Six Man Rolling A-Frame Used Over Military Aircraft Mock-ups

Overview

An aircraft training and simulator facility located in the southern United States, handles outsourced manufacturing of F-22 Raptor aircraft mock-ups for pilot training/simulation for the United States Government. The manufacturing process involves the building of the F-22 mock-ups in three sections, the aft, the arm, and the landing gear. These sections can weigh up to 20,000lbs. Each section is treated as an individual work station and may be as high as 6 to 9 feet off the ground. Sections that include the top of the aircraft are sloped and have a pitch similar to that of the roof on a house.

When first setting up the manufacturing process, plant safety manager John Smith immediately recognized the serious fall hazards associated with the work stations. Multiple workers were going to need to get on top of these sections at the same time to put skin on the aircraft mock-ups. They would be carrying tools, need to climb ladders, and navigate the steep pitch on a daily basis. John was also well aware that OSHA mandates that over 4 ft., a fall restraint was needed.

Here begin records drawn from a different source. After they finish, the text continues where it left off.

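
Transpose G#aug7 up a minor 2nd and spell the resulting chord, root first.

A – C# – E# – G

Transposed root: G# → A (minor 2nd up). So we spell A augmented seventh:
- root: A
- major 3rd: C#
- augmented 5th: E#
- minor 7th: G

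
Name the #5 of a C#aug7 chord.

G𝄪

Root of C#aug7 = C♯. The 5th is an augmented 5th: C♯ up an augmented 5th → G𝄪.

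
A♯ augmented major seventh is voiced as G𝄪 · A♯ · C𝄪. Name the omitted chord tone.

The full A♯ augmented major seventh chord is A♯, C𝄪, E𝄪, G𝄪.
Comparing with the voicing, the augmented 5th (5th) — E𝄪 — is absent.

E𝄪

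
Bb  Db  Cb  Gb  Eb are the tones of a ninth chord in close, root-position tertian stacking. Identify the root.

Arranged so that each adjacent pair is a third by letter name: Cb – Eb – Gb – Bb – Db.
The bottom of that stack, Cb, is the root (this is Cb major ninth).

Cb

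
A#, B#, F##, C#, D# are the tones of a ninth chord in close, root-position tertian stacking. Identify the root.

Stacking in thirds gives B# – D# – F## – A# – C#, so B# is the root — B# minor seventh flat nine.

B#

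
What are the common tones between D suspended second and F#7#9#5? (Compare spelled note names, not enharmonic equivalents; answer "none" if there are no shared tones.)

D suspended second = D, E, A.
F#7#9#5 = F#, A#, C##, E, G##.
Shared: E.

E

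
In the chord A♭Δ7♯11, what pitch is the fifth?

Eb

Root of A♭Δ7♯11 = Ab. The 5th is a perfect 5th: Ab up a perfect 5th → Eb.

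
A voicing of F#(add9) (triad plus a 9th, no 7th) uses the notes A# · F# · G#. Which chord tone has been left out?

The full F#(add9) chord is F#, A#, C#, G#.
Comparing with the voicing, the perfect 5th (5th) — C# — is absent.

C#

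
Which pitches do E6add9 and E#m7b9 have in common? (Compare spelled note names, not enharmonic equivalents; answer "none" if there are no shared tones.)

E6add9: E G# B C# F#
E#m7b9: E# G# B# D# F#
Common to both → G#, F#.

G# F#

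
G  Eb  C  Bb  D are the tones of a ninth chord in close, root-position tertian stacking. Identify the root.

C

Stacking in thirds gives C – Eb – G – Bb – D, so C is the root — C minor ninth.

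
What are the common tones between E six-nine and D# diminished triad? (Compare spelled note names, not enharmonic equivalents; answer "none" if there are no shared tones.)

E six-nine = E, G-sharp, B, C-sharp, F-sharp.
D# diminished triad = D-sharp, F-sharp, A.
Shared: F-sharp.

F-sharp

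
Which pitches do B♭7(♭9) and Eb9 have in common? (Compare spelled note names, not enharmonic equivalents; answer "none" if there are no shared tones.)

B♭7(♭9): Bb D F Ab Cb
Eb9: Eb G Bb Db F
Common to both → Bb, F.

Bb, F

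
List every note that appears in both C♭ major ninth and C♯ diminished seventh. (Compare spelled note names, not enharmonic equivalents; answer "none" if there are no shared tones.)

B-flat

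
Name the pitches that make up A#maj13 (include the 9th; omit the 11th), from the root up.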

John needed a system that was portable, non intrusive, and could accommodate 5,000lbs. of weight for up to 6 people. Workers also needed to have the ability to cross paths. John first explored the solutions that a traditional wire rope system might provide, but the thought of trying to have 6 workers tied on a system seemed like a nightmare. A traditional wire rope system was also unable to offer the portability that John needed. A traditional wire rope system had a ‘limited footprint,’ due to the need to move the mock-up section to the cable, and even considering moving a 20,000lb. section of an aircraft mock-up to the fall protection seemed foolish and inefficient. John also was dissuaded by the fact that traditional wire rope systems suffer from the serious flaw of initial sag, and significant freefall distance. Meaning that in the event of a fall, a wire rope system may prevent a total fall, but there could be serious bodily injury.


Solution

It was during John’s search for a fall protection solution that Rigid Lifelines sales rep Bud Lohr offered a presentation on Rigid Lifelines fall protection systems. John brought in his entire safety committee to hear this presentation. During the presentation, Bud highlighted the Rigid Lifelines Rolling A-Frame fall protection system. As he talked, John and his counterparts started to see the value that a Rigid Lifelines Rolling A-Frame fall protection system could offer their situation. The system seemed to perfectly fit John’s fall protection needs. The Rigid Lifelines Rolling A-Frame fall protection system offered portability as it could be rolled from workstation to workstation, and be locked in place when needed. It also allowed for up to six workers to hook up to a dual track system simultaneously, allowing them to work while protected, and easily pass each other as needed. Soon after the presentation, John called Bud to inquire about having a Rigid Lifelines dealer stop in to talk about a system. John’s company decided to invest in a Rigid Lifelines Rolling A-Frame fall protection system. Workers wheel the system up to the mock-up section they are working on, lock the wheels, then climb a ladder and latch onto the systems with a lanyard. The workers can then start their work, knowing they are secure.


Impact

Since the purchase, the Rigid Lifelines Rolling A-Frame fall protection system has aided in two fall incidents. In each incident the individual fell from the aircraft section and was restrained by the Rigid Lifelines Rolling A-Frame fall protection system. In each case, no worker suffered any bodily injury. The system is also convenient for John because unlike a traditional wire rope system, a Rigid Lifelines Anchor Track™ system does not have to be tagged and taken out of commission for inspection, it can continue being used, providing better workplace efficiency. Since the system has been put into place, John said there have been zero complaints. In his words, “When employees don’t like a new process at work, they complain, with the new Rigid Lifelines Rolling A-Frame, our worker’s have never complained once.”